Dira-t-on que le Roi n'est pas plus assuré de la majorité après la réduction qu'actuellement? Je réponds qu'il y a bien plus de probabilités.
Une assemblée moins nombreuse sera plus facile à diriger; la raison s'y fera mieux entendre. L'autorité du Roi, qui se sera exercée par la réduction, y sera plus ferme et plus sûre.
Et puis, dans le cas de la dissolution, le Roi serait-il plus assuré de la majorité? Que de chances contre! D'une part les exagérés, dont le but est de faire passer une partie de l'autorité royale dans ce qu'ils appellent l'aristocratie, occupent presque tous les postes qui influent sur les opérations des assemblées électorales. De l'autre, ils seront vivement combattus par les partisans d'une liberté populaire non moins dangereuse pour l'autorité royale. La lutte qui se sera engagée dans les assemblées se reproduira dans la Chambre, et quelle sera la majorité qui naîtra de cette lutte?
Si le moyen de la réduction ne paraît pas admissible, si d'un autre côte on croit très-probable que l'esprit hostile de la chambre nécessitera la dissolution après la convocation, je n'hésiterais pas à préférer la dissolution actuelle au danger, trouvé si probable, de la dissolution après la réunion.
Que si la dissolution actuelle amenait la composition d'une Chambre avec le même esprit, les mêmes vues, il faudrait alors chercher des remèdes, préserver l'autorité royale, sauver la France de l'étranger.
Le premier moyen serait de sacrifier des ministres qui sont prêts à laisser leurs places et leurs vies pour préserver le Roi de France.
Les notes ci-dessus ne sont fondées que sur la nécessité probable de la dissolution après la convocation.
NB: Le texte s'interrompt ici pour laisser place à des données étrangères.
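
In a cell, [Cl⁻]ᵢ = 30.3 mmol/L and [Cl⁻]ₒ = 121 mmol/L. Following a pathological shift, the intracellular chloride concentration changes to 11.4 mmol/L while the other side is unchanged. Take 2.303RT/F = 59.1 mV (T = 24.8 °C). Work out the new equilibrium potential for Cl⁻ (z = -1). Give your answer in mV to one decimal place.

-60.6 mV

After the shift: [Cl⁻]_out = 121, [Cl⁻]_in = 11.4 mmol/L.
E_new = (59.1/-1)·log₁₀(121/11.4) = -59.10 · (1.0259) = -60.63 mV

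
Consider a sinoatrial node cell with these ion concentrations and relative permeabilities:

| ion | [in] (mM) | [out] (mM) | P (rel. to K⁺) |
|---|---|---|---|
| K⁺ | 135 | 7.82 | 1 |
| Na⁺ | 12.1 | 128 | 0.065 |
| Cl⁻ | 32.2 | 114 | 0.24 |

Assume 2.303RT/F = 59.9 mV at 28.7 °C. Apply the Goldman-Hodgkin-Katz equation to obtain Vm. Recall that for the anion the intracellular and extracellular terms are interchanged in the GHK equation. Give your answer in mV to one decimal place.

Vm = 59.9 · log₁₀[(Σ P·[cation]ₒ + Σ P·[anion]ᵢ) / (Σ P·[cation]ᵢ + Σ P·[anion]ₒ)]
Numerator = 1×7.82 + 0.065×128 + 0.24×32.2 = 23.87
Denominator = 1×135 + 0.065×12.1 + 0.24×114 = 163.1
Vm = 59.9 · log₁₀(0.1463) = 59.9 × (-0.8348) = -50.00 mV

-50.0 mV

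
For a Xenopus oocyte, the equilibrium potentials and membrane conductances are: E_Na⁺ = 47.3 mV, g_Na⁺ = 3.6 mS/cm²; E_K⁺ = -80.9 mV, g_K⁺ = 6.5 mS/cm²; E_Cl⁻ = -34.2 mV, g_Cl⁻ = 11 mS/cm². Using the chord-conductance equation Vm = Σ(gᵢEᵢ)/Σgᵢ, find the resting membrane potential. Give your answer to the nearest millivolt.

Σ gᵢEᵢ = 3.6·(47.3) + 6.5·(-80.9) + 11·(-34.2) = -731.77
Σ gᵢ = 3.6 + 6.5 + 11 = 21.1
Vm = -731.77 / 21.1 = -34.68 mV

-35 mV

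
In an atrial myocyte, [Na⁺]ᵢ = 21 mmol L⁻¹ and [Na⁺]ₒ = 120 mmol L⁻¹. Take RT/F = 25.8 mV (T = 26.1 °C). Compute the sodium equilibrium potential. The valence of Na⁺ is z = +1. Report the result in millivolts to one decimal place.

E = (25.8/z) · ln([Na⁺]_out/[Na⁺]_in) with z = +1.
= (25.8/1) · ln(120/21) = 25.80 · ln(5.714)
= 25.80 · (1.7430) = 44.97 mV

45.0 mV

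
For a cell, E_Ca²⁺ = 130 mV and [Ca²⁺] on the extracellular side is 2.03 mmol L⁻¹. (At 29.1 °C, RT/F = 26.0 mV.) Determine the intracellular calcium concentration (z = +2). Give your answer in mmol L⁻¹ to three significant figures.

0.0000922 mmol L⁻¹

Nernst: E = (26.0/2) · ln([out]/[in]), so ln([out]/[in]) = 130.0 × 2 / 26.0 = 10.0000.
[out]/[in] = e^(10.0000) = 2.203e+04.
[in] = 2.03 / 2.203e+04 = 9.216e-05 mmol L⁻¹.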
Elle sera nécessaire si, sous le prétexte d'amendements, on se joue de la volonté du Roi, si le budget est refusé, s'il est trop différé, si les amendements ou les propositions sont de nature à jeter l'alarme en France, et par conséquent à appeler les étrangers.
Les habitudes prises à la dernière session, les projets exprimés, le ressentiment éprouvé, les renseignements qu'on s'est procurés, les hostilités préparées de la part des ambitieux, les projets annoncés d'affaiblir l'autorité royale, en déclamant contre la centralisation (corrigée) du gouvernement, sont de puissantes raisons peur appuyer les probabilités qui font craindre la nécessité de la dissolution.